Q. After eight failed attempts to organize foreign-owned plants in the South, the United Auto Workers (UAW) finally prevailed at the Volkswagen plant in Chattanooga, Tennessee, with 73 percent of ballots cast in favor of unionization. With 30 percent of US auto workers in the South, is the historic win a harbinger of things to come?
A. The UAW’s victory in Chattanooga suggests that the employer playbook—including locating plants in rural areas with little union membership, deploying pro-company messaging, and donating to community organizations—has begun to break down. Three factors explain why.
First, the 2023 election of charismatic electrician Shawn Fain as UAW president marked a turning point.
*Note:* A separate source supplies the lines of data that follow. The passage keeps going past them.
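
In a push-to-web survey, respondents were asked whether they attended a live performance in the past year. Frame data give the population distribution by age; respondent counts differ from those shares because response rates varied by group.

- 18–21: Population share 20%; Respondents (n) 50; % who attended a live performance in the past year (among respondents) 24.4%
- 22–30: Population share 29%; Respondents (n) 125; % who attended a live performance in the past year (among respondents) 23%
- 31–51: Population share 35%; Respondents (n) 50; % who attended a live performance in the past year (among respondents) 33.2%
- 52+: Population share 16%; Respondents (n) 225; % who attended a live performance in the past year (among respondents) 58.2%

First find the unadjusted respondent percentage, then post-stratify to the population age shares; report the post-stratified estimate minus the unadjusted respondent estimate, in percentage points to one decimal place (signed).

-9.4 percentage points

Unadjusted (pooled respondent) estimate weights by respondent counts:
  (50/450)×24.4 + (125/450)×23 + (50/450)×33.2 + (225/450)×58.2 = 41.8889%
Post-stratifying to population shares instead:
  0.2×24.4 + 0.29×23 + 0.35×33.2 + 0.16×58.2 = 32.482%
Difference = 32.482 − 41.8889 = -9.4069 pp.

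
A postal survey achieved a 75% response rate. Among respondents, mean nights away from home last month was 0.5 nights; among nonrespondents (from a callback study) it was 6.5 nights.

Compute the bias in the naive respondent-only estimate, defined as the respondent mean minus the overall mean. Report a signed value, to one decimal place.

-1.5

Nonresponse fraction = 1 − 0.75 = 0.25.
Bias = (nonresponse fraction) × (respondent mean − nonrespondent mean)
     = 0.25 × (0.5 − 6.5) = 0.25 × -6 = -1.5.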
He has used forceful rhetoric and innovative tactics to score wins at the bargaining table, including pay and benefits increases, that employers were unlikely to grant on their own.
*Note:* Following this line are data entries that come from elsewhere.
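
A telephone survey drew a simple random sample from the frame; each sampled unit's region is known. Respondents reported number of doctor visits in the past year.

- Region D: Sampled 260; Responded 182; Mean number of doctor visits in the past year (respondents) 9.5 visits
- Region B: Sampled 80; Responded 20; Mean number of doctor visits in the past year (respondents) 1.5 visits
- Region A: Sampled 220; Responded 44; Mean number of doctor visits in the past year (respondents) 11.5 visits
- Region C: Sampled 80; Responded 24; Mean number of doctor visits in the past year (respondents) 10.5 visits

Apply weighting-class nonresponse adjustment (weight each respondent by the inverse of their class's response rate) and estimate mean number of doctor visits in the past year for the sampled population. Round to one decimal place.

9.3

Response rates by class: Region D 182/260 = 70%, Region B 20/80 = 25%, Region A 44/220 = 20%, Region C 24/80 = 30%.
Inverse-response-rate weighting restores each class to its sampled count, so class totals weight by n_sampled:
  Region D: 260 × 9.5 = 2470
  Region B: 80 × 1.5 = 120
  Region A: 220 × 11.5 = 2530
  Region C: 80 × 10.5 = 840
Adjusted estimate = 5960 / 640 = 9.3125 → 9.3.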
Second, the UAW revamped its top-down approach to organizing, empowering pro-union workers to tailor their efforts, for example, dispensing with visits to undecided Southern workers at their homes.
Finally, the UAW’s relationship with VW’s German works council leadership, which represents employees in the workplace, has dramatically improved. The council intervened in several instances to soften VW management’s resistance to unionization and to urge Chattanooga employees to vote for the UAW.
Victory elsewhere in the South isn’t a sure thing, but Fain says that the UAW intends to get all US auto workers to join the union—doubling its membership. There are about a dozen more campaigns underway, and at least 30 percent of the workers at Toyota’s Missouri engine plant and Hyundai’s factory in Alabama have already embraced the UAW—a key first step toward a formal election.